# wild camping in France



## pejinty (Aug 15, 2009)

Hi, going down to lake Annecy in July, what are the prospects of any wild camping once we are in France between Calais and Annecy? Thanks.


----------



## Zebedee (Oct 3, 2007)

Hi

What do you mean by wild camping exactly?

If you mean cheap or free there are hundreds of Aires you can choose from. Get the book, "All the Aires in France" from Vicarious Books - it lists most of them! :roll: 

If you mean off site camping, as in stopping almost anywhere, you can do exactly that in France for 24 hours, so long as you do not inconvenience anyone.

I'm not sure if it is a "law" but it is certainly adhered to by the French, and you are extremely unlikely to be chased off if you are sensible about where you park. :wink: 

If you can find anyone to ask, do that - and you will almost certainly receive permission.  

Hope this helps

Dave


----------



## CaGreg (Mar 28, 2007)

Hi,

Go into small villages and very small towns, ask where you can stay and somebody will tell you.
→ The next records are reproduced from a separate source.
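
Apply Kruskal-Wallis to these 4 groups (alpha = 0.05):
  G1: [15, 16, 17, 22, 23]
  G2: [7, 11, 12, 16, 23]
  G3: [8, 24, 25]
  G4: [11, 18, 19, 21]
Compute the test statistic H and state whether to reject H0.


Step 1: Combine all N = 17 observations and assign midranks.
sorted (value, group, rank): (7,G2,1), (8,G3,2), (11,G2,3.5), (11,G4,3.5), (12,G2,5), (15,G1,6), (16,G1,7.5), (16,G2,7.5), (17,G1,9), (18,G4,10), (19,G4,11), (21,G4,12), (22,G1,13), (23,G1,14.5), (23,G2,14.5), (24,G3,16), (25,G3,17)
Step 2: Sum ranks within each group.
R_1 = 50 (n_1 = 5)
R_2 = 31.5 (n_2 = 5)
R_3 = 35 (n_3 = 3)
R_4 = 36.5 (n_4 = 4)
Step 3: H = 12/(N(N+1)) * sum(R_i^2/n_i) - 3(N+1)
     = 12/(17*18) * (50^2/5 + 31.5^2/5 + 35^2/3 + 36.5^2/4) - 3*18
     = 0.039216 * 1439.85 - 54
     = 2.464542.
Step 4: Ties present; correction factor C = 1 - 18/(17^3 - 17) = 0.996324. Corrected H = 2.464542 / 0.996324 = 2.473637.
Step 5: Under H0, H ~ chi^2(3); p-value = 0.480074.
Step 6: alpha = 0.05. fail to reject H0.

H = 2.4736, df = 3, p = 0.480074, fail to reject H0.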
We wildcamped in Annecy town in April for five nights, but as it was early in the season it was probably easy enough. It was on the east side of the town, facing the lake. The official Aire is very small, likely to be full, and it's on the west side of the town, near the tennis courts. 

I envy you going there, we loved it, especially the old town at night, and the wonderful cycling. 

Ca


----------